Герц и Павлушкин по команде сержанта предстали перед нами сначала в профиль, потом — в фас. Самое время более подробно описать их внешность и внутренность.
Илья Павлушкин родился в сибирском селе Шушенское, в котором в своё время отбывал сытную ссылку Ленин. Мальчика нарекли Илюшей в честь отца вождя мирового пролетариата, потому что имя Володя было уже занято старшим братом. В отличие от подавляющего большинства своих безразличных к политике сверстников, Павлушкин был убеждённым коммунистом с детства. Ему было плевать на КПСС и на КПРФ, он не имел ни малейшего представления об истории и программных положениях этих партий, зато всем сердцем любил Владимира Ильича, который подарил ему и многим маленьким шушенцам счастливое детство. Подарки, сувениры и сладости, которые мать, служащая ленинского музея, таскала с работы, вручались маленькому Илюше со словами: «Нынче делегация приезжала… Это тебе, сыночка, от дедушки Ленина. Вырастишь — будешь коммунистом, как он». Павлушкин жить не мог без улицы с её играми, проделками и драками. Только кнут и лютый мороз могли загнать его домой вовремя. Учился он плохо, но в одном классе два года не сидел, чтобы быстрее окончить девятилетку и забыть о месте расположения школы.
Что касается внешности Павлушкина, то природа покумекала и решила, что раз её дитя будет обитать не в райских кущах, а копаться в навозных кучах, то лицо ему иметь ни к чему. Рожа — вот на чём остановилась природа, и употребила все силы, чтобы сельхозпродукты, которые произрастали в окрестностях Шушенского, нашли достойное место на голове парня. Там, где у всех растут волосы, у Павлушкина колосилось пшеничное поле; к слову, осенью 2004-го армия собрала рекордный урожай с черепа призывника. Нос у него был, что называется, картошкой. Второй хлеб не раз пытались откусить в деревенских драках, но он, — как репка вплоть до прихода мышки, — не поддавался, потому что, вероятно, крепко держался какой-нибудь не видной глазу ботвой за щёки, покрашенные под спелый помидор. Вместо подбородка у Павлушкина была массивная огуречная попка, аккуратно отрезанная природой от светло-коричневого семенника. Внизу огуречной попки имелась довольно привлекательная ямка, вероятно, силосная, в которой, правда, ни разу в жизни не заквашивались ни листья, ни стебли, ни прочая питательная для скота чепуха. Однако, при всей своей, на первый взгляд, ненужности, ямка никогда не зарастала никаким бурьяном, потому что каждое утро трудолюбивый парень прохаживался по ней с какой-то косой.
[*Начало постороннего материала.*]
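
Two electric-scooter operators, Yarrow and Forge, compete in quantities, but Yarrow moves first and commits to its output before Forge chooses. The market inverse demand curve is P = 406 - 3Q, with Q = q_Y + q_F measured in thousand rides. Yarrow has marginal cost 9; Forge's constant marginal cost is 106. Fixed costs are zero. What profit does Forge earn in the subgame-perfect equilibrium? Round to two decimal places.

Solve by backward induction. Given q_Y, the follower Forge maximises π_F = (406 - 3q_Y - 3q_F)q_F - 106q_F.
Follower FOC: 300 - 3q_Y - 6q_F = 0, so q_F(q_Y) = (300 - 3q_Y)/6.
Yarrow substitutes q_F(q_Y) into its own profit: π_Y = q_Y(406 - 3q_Y - (300 - 3q_Y)/2) - 9q_Y = (256 - (3/2)q_Y)q_Y - 9q_Y.
Leader FOC: 247 - 3q_Y = 0, so q_Y = 247/3.
Then q_F = (300 - 3·(247/3))/6 = 53/6.
Price P = 406 - 3·(547/6) = 265/2.
Forge's profit: (265/2 - 106)·(53/6) = 234.0833.

234.08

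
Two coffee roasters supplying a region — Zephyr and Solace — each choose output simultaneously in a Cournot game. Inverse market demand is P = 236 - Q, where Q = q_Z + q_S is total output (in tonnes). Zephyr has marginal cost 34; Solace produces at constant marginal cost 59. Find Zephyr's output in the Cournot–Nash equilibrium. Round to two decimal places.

75.67

Zephyr's profit: π_Z = (236 - Q)q_Z - (34q_Z). Setting ∂π_Z/∂q_Z = 0: 202 - 2q_Z - (q_S) = 0.
Solace's profit: π_S = (236 - Q)q_S - (59q_S). Setting ∂π_S/∂q_S = 0: 177 - 2q_S - (q_Z) = 0.
Rearranging gives the reaction functions q_Z = (202 - q_S)/2 and q_S = (177 - q_Z)/2.
Substituting one into the other gives q_Z = 227/3 and q_S = 152/3.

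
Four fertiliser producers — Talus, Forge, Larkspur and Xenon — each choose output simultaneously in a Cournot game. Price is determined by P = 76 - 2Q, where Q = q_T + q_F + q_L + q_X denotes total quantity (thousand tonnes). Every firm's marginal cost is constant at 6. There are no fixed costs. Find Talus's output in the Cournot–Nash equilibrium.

A representative firm's profit is π_i = q_i(76 - 2Q) - 6q_i.
Setting ∂π_i/∂q_i = 0 with rivals' quantities fixed: 70 - 4q_i - 2·Σ_{j≠i} q_j = 0.
With identical firms every q_j equals q_i, so Σ_{j≠i} q_j = 3q_i and 70 = 10q_i, giving q_i = 7.

7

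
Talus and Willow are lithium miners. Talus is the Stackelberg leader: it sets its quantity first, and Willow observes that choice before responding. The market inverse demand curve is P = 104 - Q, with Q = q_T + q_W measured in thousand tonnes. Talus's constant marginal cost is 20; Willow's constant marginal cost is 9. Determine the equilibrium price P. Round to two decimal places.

38.25

The follower Willow best-responds to any q_T: π_W = (104 - Q)q_W - 9q_W.
Follower FOC: 95 - q_T - 2q_W = 0, so q_W(q_T) = (95 - q_T)/2.
Talus substitutes q_W(q_T) into its own profit: π_T = q_T(104 - q_T - (95 - q_T)/2) - 20q_T = (113/2 - (1/2)q_T)q_T - 20q_T.
Maximising: ∂π_T/∂q_T = 73/2 - q_T = 0, giving q_T = 73/2.
Then q_W = (95 - 73/2)/2 = 117/4.
Total output Q = 263/4, so price P = 104 - 263/4 = 153/4.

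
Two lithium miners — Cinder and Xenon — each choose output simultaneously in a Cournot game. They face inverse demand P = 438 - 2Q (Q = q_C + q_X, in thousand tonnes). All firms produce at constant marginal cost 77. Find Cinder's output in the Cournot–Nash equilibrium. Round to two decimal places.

60.17

Each firm earns π_i = (438 - 2Q)q_i - 77q_i.
Setting ∂π_i/∂q_i = 0 with rivals' quantities fixed: 361 - 4q_i - 2q_j = 0.
By symmetry each firm produces the same amount; substituting q_j = q_i yields q_i = 361/6.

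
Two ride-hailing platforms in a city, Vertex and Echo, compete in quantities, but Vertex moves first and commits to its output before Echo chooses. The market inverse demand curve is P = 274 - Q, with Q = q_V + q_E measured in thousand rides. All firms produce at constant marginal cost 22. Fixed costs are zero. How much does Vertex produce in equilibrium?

126

Solve by backward induction. Given q_V, the follower Echo maximises π_E = (274 - q_V - q_E)q_E - 22q_E.
Follower FOC: 252 - q_V - 2q_E = 0, so q_E(q_V) = (252 - q_V)/2.
Vertex substitutes q_E(q_V) into its own profit: π_V = q_V(274 - q_V - (252 - q_V)/2) - 22q_V = (148 - (1/2)q_V)q_V - 22q_V.
Leader FOC: 126 - q_V = 0, so q_V = 126.
Then q_E = (252 - 126)/2 = 63.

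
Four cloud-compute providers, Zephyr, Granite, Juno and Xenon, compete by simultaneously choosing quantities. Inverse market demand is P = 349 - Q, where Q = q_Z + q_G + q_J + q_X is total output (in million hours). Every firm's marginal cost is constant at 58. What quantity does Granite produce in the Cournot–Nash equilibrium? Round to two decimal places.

A representative firm's profit is π_i = q_i(349 - Q) - 58q_i.
Setting ∂π_i/∂q_i = 0 with rivals' quantities fixed: 291 - 2q_i - Σ_{j≠i} q_j = 0.
By symmetry each firm produces the same amount; substituting Σ_{j≠i} q_j = 3q_i yields q_i = 291/5.

58.20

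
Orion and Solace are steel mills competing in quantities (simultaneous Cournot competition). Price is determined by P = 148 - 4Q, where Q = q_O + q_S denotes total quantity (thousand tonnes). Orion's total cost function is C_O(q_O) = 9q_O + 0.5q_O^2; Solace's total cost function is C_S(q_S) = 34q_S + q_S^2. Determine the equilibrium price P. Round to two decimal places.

72.11

Orion's profit: π_O = (148 - 4Q)q_O - (9q_O + (1/2)q_O²). Setting ∂π_O/∂q_O = 0: 139 - 9q_O - 4(q_S) = 0.
Solace's profit: π_S = (148 - 4Q)q_S - (34q_S + q_S²). Setting ∂π_S/∂q_S = 0: 114 - 10q_S - 4(q_O) = 0.
So q_O = (139 - 4q_S)/9 and q_S = (114 - 4q_O)/10.
Solving the pair: q_O = 467/37, q_S = 235/37.
Total output Q = 702/37, so price P = 148 - 4·(702/37) = 72.1081.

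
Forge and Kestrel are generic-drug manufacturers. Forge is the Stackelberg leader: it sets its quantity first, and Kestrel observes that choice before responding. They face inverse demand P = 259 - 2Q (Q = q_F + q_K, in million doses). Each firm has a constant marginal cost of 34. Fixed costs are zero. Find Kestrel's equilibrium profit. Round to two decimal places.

1582.03

Solve by backward induction. Given q_F, the follower Kestrel maximises π_K = (259 - 2q_F - 2q_K)q_K - 34q_K.
Follower FOC: 225 - 2q_F - 4q_K = 0, so q_K(q_F) = (225 - 2q_F)/4.
Forge substitutes q_K(q_F) into its own profit: π_F = q_F(259 - 2q_F - (225 - 2q_F)/2) - 34q_F = (293/2 - q_F)q_F - 34q_F.
The leader's first-order condition 225/2 - 2q_F = 0 yields q_F = 225/4.
Then q_K = (225 - 2·(225/4))/4 = 225/8.
Price P = 259 - 2·(675/8) = 361/4.
Kestrel's profit: (361/4 - 34)·(225/8) = 1582.0313.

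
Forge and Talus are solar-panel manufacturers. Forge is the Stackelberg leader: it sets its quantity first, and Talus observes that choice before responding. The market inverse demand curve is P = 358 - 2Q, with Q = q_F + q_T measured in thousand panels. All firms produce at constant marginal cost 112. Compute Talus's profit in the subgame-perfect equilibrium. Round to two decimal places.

1891.13

Solve by backward induction. Given q_F, the follower Talus maximises π_T = (358 - 2q_F - 2q_T)q_T - 112q_T.
Setting the follower's marginal profit to zero, 246 - 2q_F - 4q_T = 0, i.e. q_T = (246 - 2q_F)/4.
The leader anticipates this reaction. Substituting into P = 358 - 2Q gives P = 235 - q_F, so π_F = (235 - q_F)q_F - 112q_F.
The leader's first-order condition 123 - 2q_F = 0 yields q_F = 123/2.
Then q_T = (246 - 2·(123/2))/4 = 123/4.
Price P = 358 - 2·(369/4) = 347/2.
Talus's profit: (347/2 - 112)·(123/4) = 1891.1250.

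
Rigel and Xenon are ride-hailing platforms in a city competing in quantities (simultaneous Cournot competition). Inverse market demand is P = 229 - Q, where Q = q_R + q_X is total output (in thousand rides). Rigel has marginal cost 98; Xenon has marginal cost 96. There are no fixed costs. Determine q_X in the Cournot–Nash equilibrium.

Rigel's profit: π_R = (229 - Q)q_R - (98q_R). Setting ∂π_R/∂q_R = 0: 131 - 2q_R - (q_X) = 0.
Xenon's profit: π_X = (229 - Q)q_X - (96q_X). Setting ∂π_X/∂q_X = 0: 133 - 2q_X - (q_R) = 0.
So q_R = (131 - q_X)/2 and q_X = (133 - q_R)/2.
Solving the pair: q_R = 43, q_X = 45.

45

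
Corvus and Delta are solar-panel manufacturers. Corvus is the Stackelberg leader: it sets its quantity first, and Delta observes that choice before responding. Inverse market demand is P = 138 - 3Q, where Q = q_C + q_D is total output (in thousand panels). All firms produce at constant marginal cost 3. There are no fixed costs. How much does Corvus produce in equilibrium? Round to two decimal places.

The follower Delta best-responds to any q_C: π_D = (138 - 3Q)q_D - 3q_D.
Setting the follower's marginal profit to zero, 135 - 3q_C - 6q_D = 0, i.e. q_D = (135 - 3q_C)/6.
The leader anticipates this reaction. Substituting into P = 138 - 3Q gives P = 141/2 - (3/2)q_C, so π_C = (141/2 - (3/2)q_C)q_C - 3q_C.
Leader FOC: 135/2 - 3q_C = 0, so q_C = 45/2.
Then q_D = (135 - 3·(45/2))/6 = 45/4.

22.50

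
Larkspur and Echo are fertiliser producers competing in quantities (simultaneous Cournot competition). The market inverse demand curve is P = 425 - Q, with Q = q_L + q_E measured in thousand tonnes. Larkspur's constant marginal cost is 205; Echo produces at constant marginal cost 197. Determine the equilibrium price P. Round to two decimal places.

275.67

Larkspur's profit: π_L = (425 - Q)q_L - (205q_L). Setting ∂π_L/∂q_L = 0: 220 - 2q_L - (q_E) = 0.
Echo's profit: π_E = (425 - Q)q_E - (197q_E). Setting ∂π_E/∂q_E = 0: 228 - 2q_E - (q_L) = 0.
Best responses: q_L = (220 - q_E)/2, q_E = (228 - q_L)/2.
Substituting one into the other gives q_L = 212/3 and q_E = 236/3.
Total output Q = 448/3, so price P = 425 - 448/3 = 827/3.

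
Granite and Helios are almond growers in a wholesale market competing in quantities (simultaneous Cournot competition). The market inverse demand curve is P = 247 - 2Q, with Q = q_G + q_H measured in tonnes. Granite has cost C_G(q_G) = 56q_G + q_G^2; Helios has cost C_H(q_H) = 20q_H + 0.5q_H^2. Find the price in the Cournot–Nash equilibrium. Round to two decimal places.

Granite's profit: π_G = (247 - 2Q)q_G - (56q_G + q_G²). Setting ∂π_G/∂q_G = 0: 191 - 6q_G - 2(q_H) = 0.
Helios's first-order condition: 227 - 5q_H - 2(q_G) = 0.
Rearranging gives the reaction functions q_G = (191 - 2q_H)/6 and q_H = (227 - 2q_G)/5.
Substituting one into the other gives q_G = 501/26 and q_H = 490/13.
Total output Q = 1481/26, so price P = 247 - 2·(1481/26) = 1730/13.

133.08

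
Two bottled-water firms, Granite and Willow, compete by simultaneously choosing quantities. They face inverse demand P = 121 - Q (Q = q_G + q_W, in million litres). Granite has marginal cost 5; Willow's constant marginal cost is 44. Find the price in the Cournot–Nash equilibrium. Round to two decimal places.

56.67

Granite's profit: π_G = (121 - Q)q_G - (5q_G). Setting ∂π_G/∂q_G = 0: 116 - 2q_G - (q_W) = 0.
Willow's first-order condition: 77 - 2q_W - (q_G) = 0.
So q_G = (116 - q_W)/2 and q_W = (77 - q_G)/2.
Substituting one into the other gives q_G = 155/3 and q_W = 38/3.
Total output Q = 193/3, so price P = 121 - 193/3 = 170/3.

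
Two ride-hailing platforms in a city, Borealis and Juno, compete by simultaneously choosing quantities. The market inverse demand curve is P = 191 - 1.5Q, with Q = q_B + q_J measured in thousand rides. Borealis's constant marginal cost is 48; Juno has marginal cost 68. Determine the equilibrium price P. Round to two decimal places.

Borealis's profit: π_B = (191 - 1.5Q)q_B - (48q_B). Setting ∂π_B/∂q_B = 0: 143 - 3q_B - (3/2)(q_J) = 0.
Juno's first-order condition: 123 - 3q_J - (3/2)(q_B) = 0.
So q_B = (143 - (3/2)q_J)/3 and q_J = (123 - (3/2)q_B)/3.
Solving the pair: q_B = 326/9, q_J = 206/9.
Total output Q = 532/9, so price P = 191 - (3/2)·(532/9) = 307/3.

102.33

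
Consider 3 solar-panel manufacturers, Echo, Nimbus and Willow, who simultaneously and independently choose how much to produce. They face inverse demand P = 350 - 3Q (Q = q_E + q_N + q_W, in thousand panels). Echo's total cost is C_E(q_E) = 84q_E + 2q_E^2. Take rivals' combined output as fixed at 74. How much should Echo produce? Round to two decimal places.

4.40

With rivals' combined output fixed at 74, Echo's profit is π_E = (350 - 3·74 - 3q_E)q_E - (84q_E + 2q_E²) = (128 - 3q_E)q_E - (84q_E + 2q_E²).
∂π_E/∂q_E = 44 - 10q_E = 0, so q_E = 22/5.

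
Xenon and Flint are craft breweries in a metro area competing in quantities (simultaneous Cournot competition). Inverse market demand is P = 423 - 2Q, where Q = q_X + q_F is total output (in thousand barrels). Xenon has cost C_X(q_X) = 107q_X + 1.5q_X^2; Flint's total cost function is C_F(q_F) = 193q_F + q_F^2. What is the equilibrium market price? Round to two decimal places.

295.95

Xenon's profit: π_X = (423 - 2Q)q_X - (107q_X + (3/2)q_X²). Setting ∂π_X/∂q_X = 0: 316 - 7q_X - 2(q_F) = 0.
Flint's profit: π_F = (423 - 2Q)q_F - (193q_F + q_F²). Setting ∂π_F/∂q_F = 0: 230 - 6q_F - 2(q_X) = 0.
Best responses: q_X = (316 - 2q_F)/7, q_F = (230 - 2q_X)/6.
Substituting one into the other gives q_X = 718/19 and q_F = 489/19.
Total output Q = 1207/19, so price P = 423 - 2·(1207/19) = 295.9474.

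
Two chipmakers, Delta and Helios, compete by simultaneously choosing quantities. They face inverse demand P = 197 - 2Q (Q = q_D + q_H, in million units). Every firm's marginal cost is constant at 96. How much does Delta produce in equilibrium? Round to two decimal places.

16.83

Each firm earns π_i = (197 - 2Q)q_i - 96q_i.
Setting ∂π_i/∂q_i = 0 with rivals' quantities fixed: 101 - 4q_i - 2q_j = 0.
With identical firms every q_j equals q_i, so q_j = q_i and 101 = 6q_i, giving q_i = 101/6.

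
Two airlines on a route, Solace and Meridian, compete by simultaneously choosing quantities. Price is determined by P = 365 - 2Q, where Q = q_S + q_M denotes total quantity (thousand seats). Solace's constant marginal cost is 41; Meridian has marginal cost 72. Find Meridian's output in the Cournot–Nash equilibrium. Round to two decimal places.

Solace's profit: π_S = (365 - 2Q)q_S - (41q_S). Setting ∂π_S/∂q_S = 0: 324 - 4q_S - 2(q_M) = 0.
Meridian's profit: π_M = (365 - 2Q)q_M - (72q_M). Setting ∂π_M/∂q_M = 0: 293 - 4q_M - 2(q_S) = 0.
Rearranging gives the reaction functions q_S = (324 - 2q_M)/4 and q_M = (293 - 2q_S)/4.
Solving the pair: q_S = 355/6, q_M = 131/3.

43.67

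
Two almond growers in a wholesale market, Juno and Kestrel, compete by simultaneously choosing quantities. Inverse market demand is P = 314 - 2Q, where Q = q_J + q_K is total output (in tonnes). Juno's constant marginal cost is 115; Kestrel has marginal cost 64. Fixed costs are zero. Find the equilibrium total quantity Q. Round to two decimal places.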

Спрашивается, для чего? Известное дело, читатель. В эту ямку то и дело любили падать особи женского пола, многие из которых вообще падки на всякое мужественное углубление. На мир Илья глядел не глазами, а зелёным горошком, купавшимся в яичном белке. Вместо ротовой полости у Павлушкина была табачная грядка, удачно перебивавшая запах посаженного рядом с ней лука.